A Bright Future: How Some Countries Have Solved Climate Change and the Rest Can Follow, by Joshua S. Goldstein and Staffan A. Qvist, depicts two different paths of emission-free energy use: Germany and Sweden. The contrasting stories have Sweden on one side. The Swedish has cut carbon emissions in half while doubling the use of electricity through the construction of various nuclear power plants in the last 50 years. Then there’s Germany; who has twice as many emissions per capita, yet still uses only one third less the electricity. Instead of supporting its existing nuclear power generation, Germany has begun to close down plants and has attempted to replace that energy using wind and solar. These renewables make up 15 percent of their total energy production. In turn, emissions aren’t down; they are actually up and Germany still produces a billion tons of carbon emissions per year.
As Chris Wright reports in his review for Dissident Voices of the Joshua S. Goldstein and Staffan A. Qvist book, “A Bright Future: How Some Countries Have Solved Climate Change and the Rest Can Follow,” both nuclear and renewables have little by way of lifecycle carbon emission, yet nuclear provides undeniably more powerful and dense energy. Take Ringhals, in Sweden, as an example. This nuclear power plant can produce 4 Gigawatts of electricity day and night. A solar field would need to stretch 40 to 100 miles to produce the same amount of energy as Ringhals, which only covers 150 acres.

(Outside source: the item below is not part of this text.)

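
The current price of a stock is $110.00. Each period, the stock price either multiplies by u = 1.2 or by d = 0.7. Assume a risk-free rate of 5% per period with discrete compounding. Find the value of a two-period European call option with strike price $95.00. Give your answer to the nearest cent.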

Nuclear is a zero emission energy source that produces at a rate unparalleled with renewable energy sources, yet its prosperous potential is resisted by a common misconception about its waste. Nuclear, actually, produces very little waste. Goldstein and Qvist explain that “the entire volume of spent fuel from fifty years of nuclear power—a source that produces one-fifth of U.S. electricity—could be packed into a football stadium, piled twenty feet high.” Not only is there very little waste, but the waste itself has been stored for the last 70 years with no apparent health effects. We need to not just talk about nuclear waste—we need to compare nuclear’s waste with the waste of the alternatives. Fossil fuel waste is destroying the planet’s climate and causing as many as 7 million people a year to die prematurely from breathing poor air quality. Solar cells decay after a life estimated at 25 years and turn into long-lasting toxic waste, as do wind turbines, for which there is almost no good disposal process available.
Nuclear, the authors inform us, is one of our best weapons against fossil fuel use and should have a huge part in combating climate change. Without rapid production of nuclear power plants, it’s impossible to match the demand for energy while greatly diminishing carbon emissions. However, power plants across the United States are being shut down due to political reasons. Wright claims that “when Massachusetts’ last remaining nuclear power plant, Pilgrim, closed last month, much more electricity generation was lost than the state generates with all its solar, wind, and hydro power combined.”